As the world marked one year of war in Ukraine on Friday, China's President Xi Jinping – positioning himself as mediator-in-chief – presented a peace plan for the war-torn country. Beijing, maintaining its self-described neutral status, released a 12-point document calling for both Russia and Ukraine to end hostilities and move towards the negotiating table in hopes of “reach[ing] a comprehensive ceasefire.” To date, Beijing’s support of Russia has mostly been rhetorical and symbolic.
Xi urged the West to stop “unilateral sanctions” and called for “abandoning the Cold War mentality,” likely a reference to the US-led NATO alliance. What's more, the plan also cautioned against expanding the NATO bloc, though most of the principles were presented in general terms. Crucially, in what’s widely perceived as a veiled threat to Moscow, Beijing issued a warning against the use of nuclear weapons in Ukraine.

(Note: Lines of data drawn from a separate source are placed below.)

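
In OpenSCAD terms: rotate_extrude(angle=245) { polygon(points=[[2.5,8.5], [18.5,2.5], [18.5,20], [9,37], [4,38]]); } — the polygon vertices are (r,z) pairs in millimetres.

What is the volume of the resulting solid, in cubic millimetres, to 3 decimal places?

Profile (r,z), 5 vertices: (2.5,8.5) (18.5,2.5) (18.5,20) (9,37) (4,38)
edge 0: (2.5,8.5)→(18.5,2.5)  cross = 2.5·2.5 − 18.5·8.5 = -151.0000; (r_i+r_j)·cross = 21·-151.0000 = -3171.0000
edge 1: (18.5,2.5)→(18.5,20)  cross = 18.5·20 − 18.5·2.5 = 323.7500; (r_i+r_j)·cross = 37·323.7500 = 11978.7500
edge 2: (18.5,20)→(9,37)  cross = 18.5·37 − 9·20 = 504.5000; (r_i+r_j)·cross = 27.5·504.5000 = 13873.7500
edge 3: (9,37)→(4,38)  cross = 9·38 − 4·37 = 194.0000; (r_i+r_j)·cross = 13·194.0000 = 2522.0000
edge 4: (4,38)→(2.5,8.5)  cross = 4·8.5 − 2.5·38 = -61.0000; (r_i+r_j)·cross = 6.5·-61.0000 = -396.5000
Σcross = 810.2500 → A = |Σcross|/2 = 405.1250 mm²
Σ(r_i+r_j)·cross = 24807.0000 → first moment M = |Σ|/6 = 4134.5000
R_c = M/A = 4134.5000/405.1250 = 10.2055 mm
θ = 245° = 4.276057 rad
V = θ·R_c·A = 4.276057·10.2055·405.1250 = 17679.356 mm³

Volume = 17679.356 mm³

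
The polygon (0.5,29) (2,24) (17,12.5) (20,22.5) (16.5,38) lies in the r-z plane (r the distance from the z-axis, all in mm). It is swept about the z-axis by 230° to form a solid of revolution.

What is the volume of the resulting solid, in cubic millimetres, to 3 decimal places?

Profile (r,z), 5 vertices: (0.5,29) (2,24) (17,12.5) (20,22.5) (16.5,38)
edge 0: (0.5,29)→(2,24)  cross = 0.5·24 − 2·29 = -46.0000; (r_i+r_j)·cross = 2.5·-46.0000 = -115.0000
edge 1: (2,24)→(17,12.5)  cross = 2·12.5 − 17·24 = -383.0000; (r_i+r_j)·cross = 19·-383.0000 = -7277.0000
edge 2: (17,12.5)→(20,22.5)  cross = 17·22.5 − 20·12.5 = 132.5000; (r_i+r_j)·cross = 37·132.5000 = 4902.5000
edge 3: (20,22.5)→(16.5,38)  cross = 20·38 − 16.5·22.5 = 388.7500; (r_i+r_j)·cross = 36.5·388.7500 = 14189.3750
edge 4: (16.5,38)→(0.5,29)  cross = 16.5·29 − 0.5·38 = 459.5000; (r_i+r_j)·cross = 17·459.5000 = 7811.5000
Σcross = 551.7500 → A = |Σcross|/2 = 275.8750 mm²
Σ(r_i+r_j)·cross = 19511.3750 → first moment M = |Σ|/6 = 3251.8958
R_c = M/A = 3251.8958/275.8750 = 11.7876 mm
θ = 230° = 4.014257 rad
V = θ·R_c·A = 4.014257·11.7876·275.8750 = 13053.947 mm³

Volume = 13053.947 mm³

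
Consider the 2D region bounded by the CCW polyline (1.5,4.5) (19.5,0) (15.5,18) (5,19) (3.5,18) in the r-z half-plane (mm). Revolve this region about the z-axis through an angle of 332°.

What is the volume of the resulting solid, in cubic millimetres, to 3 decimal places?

Volume = 14271.837 mm³

Profile (r,z), 5 vertices: (1.5,4.5) (19.5,0) (15.5,18) (5,19) (3.5,18)
edge 0: (1.5,4.5)→(19.5,0)  cross = 1.5·0 − 19.5·4.5 = -87.7500; (r_i+r_j)·cross = 21·-87.7500 = -1842.7500
edge 1: (19.5,0)→(15.5,18)  cross = 19.5·18 − 15.5·0 = 351.0000; (r_i+r_j)·cross = 35·351.0000 = 12285.0000
edge 2: (15.5,18)→(5,19)  cross = 15.5·19 − 5·18 = 204.5000; (r_i+r_j)·cross = 20.5·204.5000 = 4192.2500
edge 3: (5,19)→(3.5,18)  cross = 5·18 − 3.5·19 = 23.5000; (r_i+r_j)·cross = 8.5·23.5000 = 199.7500
edge 4: (3.5,18)→(1.5,4.5)  cross = 3.5·4.5 − 1.5·18 = -11.2500; (r_i+r_j)·cross = 5·-11.2500 = -56.2500
Σcross = 480.0000 → A = |Σcross|/2 = 240.0000 mm²
Σ(r_i+r_j)·cross = 14778.0000 → first moment M = |Σ|/6 = 2463.0000
R_c = M/A = 2463.0000/240.0000 = 10.2625 mm
θ = 332° = 5.794493 rad
V = θ·R_c·A = 5.794493·10.2625·240.0000 = 14271.837 mm³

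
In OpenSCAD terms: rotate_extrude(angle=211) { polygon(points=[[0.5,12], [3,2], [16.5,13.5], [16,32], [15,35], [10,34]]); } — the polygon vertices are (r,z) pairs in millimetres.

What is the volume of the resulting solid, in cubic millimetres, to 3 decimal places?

Volume = 10879.300 mm³

Profile (r,z), 6 vertices: (0.5,12) (3,2) (16.5,13.5) (16,32) (15,35) (10,34)
edge 0: (0.5,12)→(3,2)  cross = 0.5·2 − 3·12 = -35.0000; (r_i+r_j)·cross = 3.5·-35.0000 = -122.5000
edge 1: (3,2)→(16.5,13.5)  cross = 3·13.5 − 16.5·2 = 7.5000; (r_i+r_j)·cross = 19.5·7.5000 = 146.2500
edge 2: (16.5,13.5)→(16,32)  cross = 16.5·32 − 16·13.5 = 312.0000; (r_i+r_j)·cross = 32.5·312.0000 = 10140.0000
edge 3: (16,32)→(15,35)  cross = 16·35 − 15·32 = 80.0000; (r_i+r_j)·cross = 31·80.0000 = 2480.0000
edge 4: (15,35)→(10,34)  cross = 15·34 − 10·35 = 160.0000; (r_i+r_j)·cross = 25·160.0000 = 4000.0000
edge 5: (10,34)→(0.5,12)  cross = 10·12 − 0.5·34 = 103.0000; (r_i+r_j)·cross = 10.5·103.0000 = 1081.5000
Σcross = 627.5000 → A = |Σcross|/2 = 313.7500 mm²
Σ(r_i+r_j)·cross = 17725.2500 → first moment M = |Σ|/6 = 2954.2083
R_c = M/A = 2954.2083/313.7500 = 9.4158 mm
θ = 211° = 3.682645 rad
V = θ·R_c·A = 3.682645·9.4158·313.7500 = 10879.300 mm³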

So, what was the reaction? Ukraine’s top diplomat in China called the paper “a good sign,” while also reiterating Kyiv’s long-held view that Russia should immediately withdraw from Ukrainian territory, a position echoed by President Volodymyr Zelensky on Thursday in a video marking the anniversary of the war: “We are strong. We are ready for anything,” Zelensky said.
While the light-on-detail Chinese plan is unlikely to be endorsed by the US or EU, particularly after Washington recently warned that Beijing might send heavy weapons to Russia and a new German report found that Russia is in negotiations to buy Chinese drones – the overtures may play very well in the Global South. Indeed, much of the developing world has benefited from Russian and Chinese investment and isn’t on board with the conflict – a fact that was reiterated Thursday when many African and several Asian states abstained from a UN resolution calling for Russian troops to leave Ukraine.
Xi also plans to meet with Vladimir Putin in Russia in the months ahead. We’ll be watching to see whether he applies more pressure for the Kremlin to back down as Beijing seeks to help stabilize the global economy and its domestic economic performance after years of stagnation linked to its zero-COVID policy.